Little is reported officially about the role of India’s large business houses in big bank frauds and continuously growing NPAs. This is despite the fact that an overwhelming percentage of bad loans are on account of big business borrowers.
While genuine and small defaulters are punished regularly, bullied by bank-engaged private musclemen or bouncers for loan recovery and their personal assets are seized, big business defaulters often go scot free. Many take shelter outside the country.
Three years ago, this government asked banks to provide passport details of people associated with soured loans of more than Rs.50 crore.
In the case of ABG Shipyard, the lenders obviously failed to properly assess the chances of revival before agreeing to the loan restructure.
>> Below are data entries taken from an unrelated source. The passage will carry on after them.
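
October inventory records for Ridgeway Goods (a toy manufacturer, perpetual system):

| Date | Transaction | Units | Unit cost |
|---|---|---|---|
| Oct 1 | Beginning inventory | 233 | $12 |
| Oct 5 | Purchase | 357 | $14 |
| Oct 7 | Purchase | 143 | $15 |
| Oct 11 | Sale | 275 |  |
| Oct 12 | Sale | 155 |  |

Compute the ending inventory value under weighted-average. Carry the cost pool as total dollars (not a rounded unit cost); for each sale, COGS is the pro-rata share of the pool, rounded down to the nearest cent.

After Oct 1: 233 on hand, pool $2,796.00 (≈ $12.0000 each)
After Oct 5: 590 on hand, pool $7,794.00 (≈ $13.2102 each)
After Oct 7: 733 on hand, pool $9,939.00 (≈ $13.5593 each)
Oct 11, sell 275: 275/733 × $9,939.00 → $3,728.81
Oct 12, sell 155: 155/458 × $6,210.19 → $2,101.70
Total COGS = $3,728.81 + $2,101.70 = $5,830.51
Ending inventory (cost pool remaining) = $4,108.49

Ending inventory = $4,108.49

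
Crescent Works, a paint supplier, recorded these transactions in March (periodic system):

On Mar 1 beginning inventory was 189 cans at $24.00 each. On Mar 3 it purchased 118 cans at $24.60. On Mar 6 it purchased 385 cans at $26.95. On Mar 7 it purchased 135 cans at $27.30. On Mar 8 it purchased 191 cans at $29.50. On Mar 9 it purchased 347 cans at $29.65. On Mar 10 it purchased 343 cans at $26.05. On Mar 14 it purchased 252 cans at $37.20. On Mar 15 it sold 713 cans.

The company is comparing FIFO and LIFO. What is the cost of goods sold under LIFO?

COGS = $21,808.25

FIFO COGS: 189 @ $24.00 + 118 @ $24.60 + 385 @ $26.95 + 21 @ $27.30 = $18,387.85
LIFO COGS: 252 @ $37.20 + 343 @ $26.05 + 118 @ $29.65 = $21,808.25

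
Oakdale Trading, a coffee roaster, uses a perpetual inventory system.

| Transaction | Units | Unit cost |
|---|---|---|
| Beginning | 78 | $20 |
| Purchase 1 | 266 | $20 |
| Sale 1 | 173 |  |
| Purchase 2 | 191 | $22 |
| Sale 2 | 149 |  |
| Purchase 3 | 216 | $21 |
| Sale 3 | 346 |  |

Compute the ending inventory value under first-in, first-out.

Sale 1 (173) [FIFO — oldest first]: 78 @ $20 + 95 @ $20 = $3,460
Sale 2 (149) [FIFO — oldest first]: 149 @ $20 = $2,980
Sale 3 (346) [FIFO — oldest first]: 22 @ $20 + 191 @ $22 + 133 @ $21 = $7,435
Total COGS = $3,460 + $2,980 + $7,435 = $13,875
Ending inventory: 83 @ $21 = $1,743
Check: goods available $15,618 = COGS $13,875 + ending $1,743

Ending inventory = $1,743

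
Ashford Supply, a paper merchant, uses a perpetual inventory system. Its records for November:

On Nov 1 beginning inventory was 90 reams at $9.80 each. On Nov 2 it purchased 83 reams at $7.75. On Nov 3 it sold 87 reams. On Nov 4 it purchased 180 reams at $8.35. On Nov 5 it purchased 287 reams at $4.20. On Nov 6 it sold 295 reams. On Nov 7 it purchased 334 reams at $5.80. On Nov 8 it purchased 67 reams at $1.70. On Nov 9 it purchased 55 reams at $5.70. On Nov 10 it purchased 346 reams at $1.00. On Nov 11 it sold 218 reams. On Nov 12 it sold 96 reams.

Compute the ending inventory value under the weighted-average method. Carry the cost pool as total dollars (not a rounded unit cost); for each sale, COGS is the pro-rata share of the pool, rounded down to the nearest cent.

Ending inventory = $3,045.90

After Nov 1: 90 on hand, pool $882.00 (≈ $9.8000 each)
After Nov 2: 173 on hand, pool $1,525.25 (≈ $8.8165 each)
Nov 3, sell 87: 87/173 × $1,525.25 → $767.03
After Nov 4: 266 on hand, pool $2,261.22 (≈ $8.5008 each)
After Nov 5: 553 on hand, pool $3,466.62 (≈ $6.2688 each)
Nov 6, sell 295: 295/553 × $3,466.62 → $1,849.28
After Nov 7: 592 on hand, pool $3,554.54 (≈ $6.0043 each)
After Nov 8: 659 on hand, pool $3,668.44 (≈ $5.5667 each)
After Nov 9: 714 on hand, pool $3,981.94 (≈ $5.5769 each)
After Nov 10: 1060 on hand, pool $4,327.94 (≈ $4.0830 each)
Nov 11, sell 218: 218/1060 × $4,327.94 → $890.08
Nov 12, sell 96: 96/842 × $3,437.86 → $391.96
Total COGS = $767.03 + $1,849.28 + $890.08 + $391.96 = $3,898.35
Ending inventory (cost pool remaining) = $3,045.90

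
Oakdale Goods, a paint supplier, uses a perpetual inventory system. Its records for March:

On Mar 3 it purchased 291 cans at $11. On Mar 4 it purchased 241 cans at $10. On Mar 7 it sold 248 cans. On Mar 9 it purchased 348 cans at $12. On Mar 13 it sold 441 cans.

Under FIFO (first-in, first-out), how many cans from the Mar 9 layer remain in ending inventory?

Mar 7, 248 sold [FIFO — oldest first]: 248 @ $11 = $2,728
Mar 13, 441 sold [FIFO — oldest first]: 43 @ $11 + 241 @ $10 + 157 @ $12 = $4,767
Total COGS = $2,728 + $4,767 = $7,495
Ending inventory: 191 @ $12 = $2,292

191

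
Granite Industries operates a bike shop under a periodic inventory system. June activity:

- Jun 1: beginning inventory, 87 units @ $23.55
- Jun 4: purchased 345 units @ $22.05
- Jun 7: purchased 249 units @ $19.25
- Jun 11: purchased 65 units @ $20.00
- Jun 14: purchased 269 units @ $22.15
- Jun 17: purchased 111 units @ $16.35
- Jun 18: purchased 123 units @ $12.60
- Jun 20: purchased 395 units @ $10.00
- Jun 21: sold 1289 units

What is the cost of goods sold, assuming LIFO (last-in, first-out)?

COGS = $21,064.10

Jun 21, 1289 sold [LIFO — newest first]: 395 @ $10.00 + 123 @ $12.60 + 111 @ $16.35 + 269 @ $22.15 + 65 @ $20.00 + 249 @ $19.25 + 77 @ $22.05 = $21,064.10
Ending inventory: 87 @ $23.55 + 268 @ $22.05 = $7,958.25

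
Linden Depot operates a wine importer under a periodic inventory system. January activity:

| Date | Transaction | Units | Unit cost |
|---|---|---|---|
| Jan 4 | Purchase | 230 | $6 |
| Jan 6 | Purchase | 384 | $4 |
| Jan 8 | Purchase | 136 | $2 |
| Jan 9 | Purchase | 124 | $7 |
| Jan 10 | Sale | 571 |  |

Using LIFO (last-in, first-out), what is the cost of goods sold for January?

Jan 10, 571 sold [LIFO — newest first]: 124 @ $7 + 136 @ $2 + 311 @ $4 = $2,384
Ending inventory: 230 @ $6 + 73 @ $4 = $1,672

COGS = $2,384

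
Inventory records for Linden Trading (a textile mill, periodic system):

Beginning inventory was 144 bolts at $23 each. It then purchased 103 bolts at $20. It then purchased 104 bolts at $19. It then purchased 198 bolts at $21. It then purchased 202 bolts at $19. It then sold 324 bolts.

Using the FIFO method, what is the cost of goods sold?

Sale 1 (324) [FIFO — oldest first]: 144 @ $23 + 103 @ $20 + 77 @ $19 = $6,835
Ending inventory: 27 @ $19 + 198 @ $21 + 202 @ $19 = $8,509

COGS = $6,835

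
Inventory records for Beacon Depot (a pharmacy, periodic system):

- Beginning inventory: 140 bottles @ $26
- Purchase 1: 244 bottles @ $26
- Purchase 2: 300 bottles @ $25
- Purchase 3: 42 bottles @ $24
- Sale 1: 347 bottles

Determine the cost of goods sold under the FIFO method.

Sale 1 (347) [FIFO — oldest first]: 140 @ $26 + 207 @ $26 = $9,022
Ending inventory: 37 @ $26 + 300 @ $25 + 42 @ $24 = $9,470

COGS = $9,022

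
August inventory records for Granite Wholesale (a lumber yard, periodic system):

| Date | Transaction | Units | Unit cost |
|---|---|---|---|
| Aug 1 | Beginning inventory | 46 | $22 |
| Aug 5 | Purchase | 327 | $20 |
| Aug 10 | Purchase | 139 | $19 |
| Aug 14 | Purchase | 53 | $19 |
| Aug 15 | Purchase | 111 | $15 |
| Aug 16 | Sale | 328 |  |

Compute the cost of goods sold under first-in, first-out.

COGS = $6,652

Aug 16, 328 sold [FIFO — oldest first]: 46 @ $22 + 282 @ $20 = $6,652
Ending inventory: 45 @ $20 + 139 @ $19 + 53 @ $19 + 111 @ $15 = $6,213
Check: goods available $12,865 = COGS $6,652 + ending $6,213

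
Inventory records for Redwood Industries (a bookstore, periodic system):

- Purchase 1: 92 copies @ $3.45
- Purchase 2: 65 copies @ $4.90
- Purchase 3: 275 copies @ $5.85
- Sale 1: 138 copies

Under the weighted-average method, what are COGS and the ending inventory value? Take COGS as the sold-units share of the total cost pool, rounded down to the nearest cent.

COGS = $717.04; ending inventory = $1,527.61

Sale 1, sell 138: 138/432 × $2,244.65 → $717.04
Ending inventory (cost pool remaining) = $1,527.61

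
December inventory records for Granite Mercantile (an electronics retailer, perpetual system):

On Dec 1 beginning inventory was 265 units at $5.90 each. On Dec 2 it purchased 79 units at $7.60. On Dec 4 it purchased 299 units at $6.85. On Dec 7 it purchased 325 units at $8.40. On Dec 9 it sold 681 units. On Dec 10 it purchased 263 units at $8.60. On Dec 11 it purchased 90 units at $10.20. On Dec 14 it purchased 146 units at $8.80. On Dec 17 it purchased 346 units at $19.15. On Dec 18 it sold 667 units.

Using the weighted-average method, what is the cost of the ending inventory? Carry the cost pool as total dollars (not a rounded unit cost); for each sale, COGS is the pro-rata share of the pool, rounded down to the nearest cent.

Ending inventory = $5,401.21

After Dec 1: 265 on hand, pool $1,563.50 (≈ $5.9000 each)
After Dec 2: 344 on hand, pool $2,163.90 (≈ $6.2904 each)
After Dec 4: 643 on hand, pool $4,212.05 (≈ $6.5506 each)
After Dec 7: 968 on hand, pool $6,942.05 (≈ $7.1715 each)
Dec 9, sell 681: 681/968 × $6,942.05 → $4,883.81
After Dec 10: 550 on hand, pool $4,320.04 (≈ $7.8546 each)
After Dec 11: 640 on hand, pool $5,238.04 (≈ $8.1844 each)
After Dec 14: 786 on hand, pool $6,522.84 (≈ $8.2988 each)
After Dec 17: 1132 on hand, pool $13,148.74 (≈ $11.6155 each)
Dec 18, sell 667: 667/1132 × $13,148.74 → $7,747.53
Total COGS = $4,883.81 + $7,747.53 = $12,631.34
Ending inventory (cost pool remaining) = $5,401.21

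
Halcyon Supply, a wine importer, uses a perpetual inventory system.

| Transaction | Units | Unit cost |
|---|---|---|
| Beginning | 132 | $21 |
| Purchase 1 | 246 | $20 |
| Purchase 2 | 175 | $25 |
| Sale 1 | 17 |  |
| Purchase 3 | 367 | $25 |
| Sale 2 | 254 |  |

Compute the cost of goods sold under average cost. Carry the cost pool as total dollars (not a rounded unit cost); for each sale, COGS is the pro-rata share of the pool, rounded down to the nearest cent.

After Beginning: 132 on hand, pool $2,772.00 (≈ $21.0000 each)
After Purchase 1: 378 on hand, pool $7,692.00 (≈ $20.3492 each)
After Purchase 2: 553 on hand, pool $12,067.00 (≈ $21.8210 each)
Sale 1, sell 17: 17/553 × $12,067.00 → $370.95
After Purchase 3: 903 on hand, pool $20,871.05 (≈ $23.1130 each)
Sale 2, sell 254: 254/903 × $20,871.05 → $5,870.70
Total COGS = $370.95 + $5,870.70 = $6,241.65
Ending inventory (cost pool remaining) = $15,000.35

COGS = $6,241.65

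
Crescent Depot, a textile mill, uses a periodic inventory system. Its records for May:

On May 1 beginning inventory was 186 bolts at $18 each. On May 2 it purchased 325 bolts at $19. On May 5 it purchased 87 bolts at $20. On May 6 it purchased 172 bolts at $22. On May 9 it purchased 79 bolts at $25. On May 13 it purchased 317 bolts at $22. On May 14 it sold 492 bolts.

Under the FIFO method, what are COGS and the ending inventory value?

COGS = $9,162; ending inventory = $14,834

May 14, 492 sold [FIFO — oldest first]: 186 @ $18 + 306 @ $19 = $9,162
Ending inventory: 19 @ $19 + 87 @ $20 + 172 @ $22 + 79 @ $25 + 317 @ $22 = $14,834
Check: goods available $23,996 = COGS $9,162 + ending $14,834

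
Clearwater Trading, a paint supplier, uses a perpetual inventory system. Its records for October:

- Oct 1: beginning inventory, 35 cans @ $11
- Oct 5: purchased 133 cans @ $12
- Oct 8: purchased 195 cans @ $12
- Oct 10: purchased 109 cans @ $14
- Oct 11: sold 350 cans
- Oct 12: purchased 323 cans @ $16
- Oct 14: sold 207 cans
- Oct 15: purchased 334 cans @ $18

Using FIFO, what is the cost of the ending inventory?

Oct 11, 350 sold [FIFO — oldest first]: 35 @ $11 + 133 @ $12 + 182 @ $12 = $4,165
Oct 14, 207 sold [FIFO — oldest first]: 13 @ $12 + 109 @ $14 + 85 @ $16 = $3,042
Total COGS = $4,165 + $3,042 = $7,207
Ending inventory: 238 @ $16 + 334 @ $18 = $9,820
Check: goods available $17,027 = COGS $7,207 + ending $9,820

Ending inventory = $9,820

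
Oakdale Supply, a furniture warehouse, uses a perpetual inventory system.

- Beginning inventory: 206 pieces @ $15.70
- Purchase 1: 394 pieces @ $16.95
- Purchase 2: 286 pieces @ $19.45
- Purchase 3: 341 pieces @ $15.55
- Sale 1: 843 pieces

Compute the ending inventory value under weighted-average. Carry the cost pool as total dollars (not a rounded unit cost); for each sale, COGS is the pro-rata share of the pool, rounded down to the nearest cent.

After Beginning: 206 on hand, pool $3,234.20 (≈ $15.7000 each)
After Purchase 1: 600 on hand, pool $9,912.50 (≈ $16.5208 each)
After Purchase 2: 886 on hand, pool $15,475.20 (≈ $17.4664 each)
After Purchase 3: 1227 on hand, pool $20,777.75 (≈ $16.9338 each)
Sale 1, sell 843: 843/1227 × $20,777.75 → $14,275.17
Ending inventory (cost pool remaining) = $6,502.58

Ending inventory = $6,502.58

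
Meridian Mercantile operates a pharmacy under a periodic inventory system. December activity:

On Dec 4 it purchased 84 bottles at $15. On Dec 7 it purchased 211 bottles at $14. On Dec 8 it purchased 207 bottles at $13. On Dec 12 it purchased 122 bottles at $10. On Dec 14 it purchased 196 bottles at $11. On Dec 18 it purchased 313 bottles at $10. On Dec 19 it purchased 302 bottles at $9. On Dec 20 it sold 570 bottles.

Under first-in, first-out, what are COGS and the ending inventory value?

COGS = $7,585; ending inventory = $8,544

Dec 20, 570 sold [FIFO — oldest first]: 84 @ $15 + 211 @ $14 + 207 @ $13 + 68 @ $10 = $7,585
Ending inventory: 54 @ $10 + 196 @ $11 + 313 @ $10 + 302 @ $9 = $8,544
Check: goods available $16,129 = COGS $7,585 + ending $8,544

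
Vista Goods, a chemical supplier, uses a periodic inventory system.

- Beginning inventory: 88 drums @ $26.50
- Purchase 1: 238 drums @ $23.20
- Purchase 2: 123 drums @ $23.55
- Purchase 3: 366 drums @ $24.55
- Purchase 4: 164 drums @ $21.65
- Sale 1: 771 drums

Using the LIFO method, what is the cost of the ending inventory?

Sale 1 (771) [LIFO — newest first]: 164 @ $21.65 + 366 @ $24.55 + 123 @ $23.55 + 118 @ $23.20 = $18,170.15
Ending inventory: 88 @ $26.50 + 120 @ $23.20 = $5,116.00
Check: goods available $23,286.15 = COGS $18,170.15 + ending $5,116.00

Ending inventory = $5,116.00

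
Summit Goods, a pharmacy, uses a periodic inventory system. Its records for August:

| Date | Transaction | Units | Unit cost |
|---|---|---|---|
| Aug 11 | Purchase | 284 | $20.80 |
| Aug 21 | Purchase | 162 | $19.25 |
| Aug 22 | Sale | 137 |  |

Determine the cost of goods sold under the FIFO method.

COGS = $2,849.60

Aug 22, 137 sold [FIFO — oldest first]: 137 @ $20.80 = $2,849.60
Ending inventory: 147 @ $20.80 + 162 @ $19.25 = $6,176.10
Check: goods available $9,025.70 = COGS $2,849.60 + ending $6,176.10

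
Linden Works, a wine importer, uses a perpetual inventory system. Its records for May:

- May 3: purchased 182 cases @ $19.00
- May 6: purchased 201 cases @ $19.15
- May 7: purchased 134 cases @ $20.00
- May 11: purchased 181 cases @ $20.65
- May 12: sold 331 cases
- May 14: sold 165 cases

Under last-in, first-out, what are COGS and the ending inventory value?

COGS = $9,883.80; ending inventory = $3,841.00

May 12, 331 sold [LIFO — newest first]: 181 @ $20.65 + 134 @ $20.00 + 16 @ $19.15 = $6,724.05
May 14, 165 sold [LIFO — newest first]: 165 @ $19.15 = $3,159.75
Total COGS = $6,724.05 + $3,159.75 = $9,883.80
Ending inventory: 182 @ $19.00 + 20 @ $19.15 = $3,841.00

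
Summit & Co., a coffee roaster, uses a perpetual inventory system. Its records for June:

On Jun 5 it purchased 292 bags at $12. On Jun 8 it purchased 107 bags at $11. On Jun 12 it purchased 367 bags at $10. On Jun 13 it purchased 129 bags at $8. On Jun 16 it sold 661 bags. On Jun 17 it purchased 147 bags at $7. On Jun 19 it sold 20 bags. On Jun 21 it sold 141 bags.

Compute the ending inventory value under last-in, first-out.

Ending inventory = $2,640

Jun 16, 661 sold [LIFO — newest first]: 129 @ $8 + 367 @ $10 + 107 @ $11 + 58 @ $12 = $6,575
Jun 19, 20 sold [LIFO — newest first]: 20 @ $7 = $140
Jun 21, 141 sold [LIFO — newest first]: 127 @ $7 + 14 @ $12 = $1,057
Total COGS = $6,575 + $140 + $1,057 = $7,772
Ending inventory: 220 @ $12 = $2,640
Check: goods available $10,412 = COGS $7,772 + ending $2,640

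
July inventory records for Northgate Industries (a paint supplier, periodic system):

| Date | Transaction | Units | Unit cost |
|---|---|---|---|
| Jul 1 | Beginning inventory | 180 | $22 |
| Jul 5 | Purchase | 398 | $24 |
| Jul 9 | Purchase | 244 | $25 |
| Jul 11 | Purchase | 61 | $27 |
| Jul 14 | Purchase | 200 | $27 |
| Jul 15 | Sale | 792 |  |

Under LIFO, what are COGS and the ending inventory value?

COGS = $20,035; ending inventory = $6,624

Jul 15, 792 sold [LIFO — newest first]: 200 @ $27 + 61 @ $27 + 244 @ $25 + 287 @ $24 = $20,035
Ending inventory: 180 @ $22 + 111 @ $24 = $6,624
Check: goods available $26,659 = COGS $20,035 + ending $6,624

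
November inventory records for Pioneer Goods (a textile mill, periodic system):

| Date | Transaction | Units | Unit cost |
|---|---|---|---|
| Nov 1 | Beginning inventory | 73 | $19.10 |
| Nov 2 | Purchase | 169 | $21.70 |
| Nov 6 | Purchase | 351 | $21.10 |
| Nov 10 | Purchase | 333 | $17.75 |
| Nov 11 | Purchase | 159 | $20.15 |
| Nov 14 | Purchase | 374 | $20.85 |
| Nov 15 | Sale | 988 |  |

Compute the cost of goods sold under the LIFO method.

COGS = $19,486.70

Nov 15, 988 sold [LIFO — newest first]: 374 @ $20.85 + 159 @ $20.15 + 333 @ $17.75 + 122 @ $21.10 = $19,486.70
Ending inventory: 73 @ $19.10 + 169 @ $21.70 + 229 @ $21.10 = $9,893.50
Check: goods available $29,380.20 = COGS $19,486.70 + ending $9,893.50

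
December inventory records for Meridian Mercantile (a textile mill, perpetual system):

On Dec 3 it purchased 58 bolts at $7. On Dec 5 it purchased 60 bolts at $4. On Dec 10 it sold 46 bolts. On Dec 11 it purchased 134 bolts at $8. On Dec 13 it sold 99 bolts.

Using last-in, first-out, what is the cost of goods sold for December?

Dec 10, 46 sold [LIFO — newest first]: 46 @ $4 = $184
Dec 13, 99 sold [LIFO — newest first]: 99 @ $8 = $792
Total COGS = $184 + $792 = $976
Ending inventory: 58 @ $7 + 14 @ $4 + 35 @ $8 = $742

COGS = $976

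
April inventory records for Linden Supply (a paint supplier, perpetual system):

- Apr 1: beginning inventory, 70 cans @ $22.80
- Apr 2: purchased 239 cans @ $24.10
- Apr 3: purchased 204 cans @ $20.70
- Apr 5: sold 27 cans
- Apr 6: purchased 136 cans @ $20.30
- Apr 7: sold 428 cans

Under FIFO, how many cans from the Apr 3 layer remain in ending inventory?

58

Apr 5, 27 sold [FIFO — oldest first]: 27 @ $22.80 = $615.60
Apr 7, 428 sold [FIFO — oldest first]: 43 @ $22.80 + 239 @ $24.10 + 146 @ $20.70 = $9,762.50
Total COGS = $615.60 + $9,762.50 = $10,378.10
Ending inventory: 58 @ $20.70 + 136 @ $20.30 = $3,961.40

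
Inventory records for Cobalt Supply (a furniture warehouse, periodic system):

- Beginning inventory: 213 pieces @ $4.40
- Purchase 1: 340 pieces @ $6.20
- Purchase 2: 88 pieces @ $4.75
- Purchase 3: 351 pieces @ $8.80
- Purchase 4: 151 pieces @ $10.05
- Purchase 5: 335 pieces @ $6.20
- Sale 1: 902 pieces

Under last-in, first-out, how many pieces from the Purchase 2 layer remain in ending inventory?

23

Sale 1 (902) [LIFO — newest first]: 335 @ $6.20 + 151 @ $10.05 + 351 @ $8.80 + 65 @ $4.75 = $6,992.10
Ending inventory: 213 @ $4.40 + 340 @ $6.20 + 23 @ $4.75 = $3,154.45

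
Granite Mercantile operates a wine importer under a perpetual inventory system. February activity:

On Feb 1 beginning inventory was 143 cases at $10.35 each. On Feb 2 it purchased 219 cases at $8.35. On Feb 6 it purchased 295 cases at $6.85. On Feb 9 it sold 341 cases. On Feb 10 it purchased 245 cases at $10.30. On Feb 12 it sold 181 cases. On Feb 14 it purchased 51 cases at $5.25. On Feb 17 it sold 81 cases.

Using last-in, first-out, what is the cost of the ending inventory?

Ending inventory = $3,274.80

Feb 9, 341 sold [LIFO — newest first]: 295 @ $6.85 + 46 @ $8.35 = $2,404.85
Feb 12, 181 sold [LIFO — newest first]: 181 @ $10.30 = $1,864.30
Feb 17, 81 sold [LIFO — newest first]: 51 @ $5.25 + 30 @ $10.30 = $576.75
Total COGS = $2,404.85 + $1,864.30 + $576.75 = $4,845.90
Ending inventory: 143 @ $10.35 + 173 @ $8.35 + 34 @ $10.30 = $3,274.80
Check: goods available $8,120.70 = COGS $4,845.90 + ending $3,274.80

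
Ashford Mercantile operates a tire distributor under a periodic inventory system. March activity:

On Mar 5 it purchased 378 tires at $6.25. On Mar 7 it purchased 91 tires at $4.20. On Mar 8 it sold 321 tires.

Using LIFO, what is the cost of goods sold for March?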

Who were the assessors? Did they act under political or other external pressure? Why fresh look out notices against the fraudsters now?
During the financial year 2019-20, the lender banks declared the ABG Shipyard account as ‘fraud’. Why did it take this long for CBI to file FIR against the directors of ABG Shipyard and ABG International Private Limited? What prevented the arrest of the offenders?
Interestingly, many of the big bank defaulters are NRIs though they live mostly on India-based business operations. A good number of them have multiple passports and residences in tax havens. The law and the legal system seem to be soft on them in India compared to those in North America, Europe and Asia.
Diamantaire Mehul Choksi has been happily hiding in Antigua and Barbuda since 2018 after leaving India. Nirav Modi, nephew of Mehul Choksi, continues to cool his heels in a UK jail as he is afraid of ‘poor conditions’ of Indian jails.
Vijay Mallya, a big bank fraud accused in India, has been living in the UK ever since he managed to leave the country on March 2, 2016. Banks are still anxiously awaiting Mallya's extradition with the hope that the money they lent to the former Kingfisher boss will be returned to them.
In advanced countries, bank fraud is regarded as a felony. In the US, conviction for bank fraud carries imprisonment of up to 30 years and/or a fine of up to $1 million.
Many feel that collusion among top bank officials, powerful political bosses and rampant nepotism has allowed big businesses to loot India's banking system. According to a list compiled by All India Bank Employees Association, the largest body of bank employees, 17 public sector banks had, as on September 30, 2019, a total of 2,426 wilful-defaulter loan accounts worth Rs.1.5 lakh crore.
Those wilful defaulters included ABG Shipyard, Kingfisher Airlines, Rotomac, Nakshatra Brands, Amtek Auto, Diamond Power Infrastructure, Siddhi Vinayak Logistics, Deccan Chronicle Holdings, Ashapura Garments, Electrotherm India, Nakoda, VMC Systems, Varun Industries, Zoom Developers, among several others.
These are accounts where borrowers are not willing to pay despite their having a repayment capacity to a substantial extent. Hence, an element of criminality undoubtedly exists. After all, banks are dealing with public money.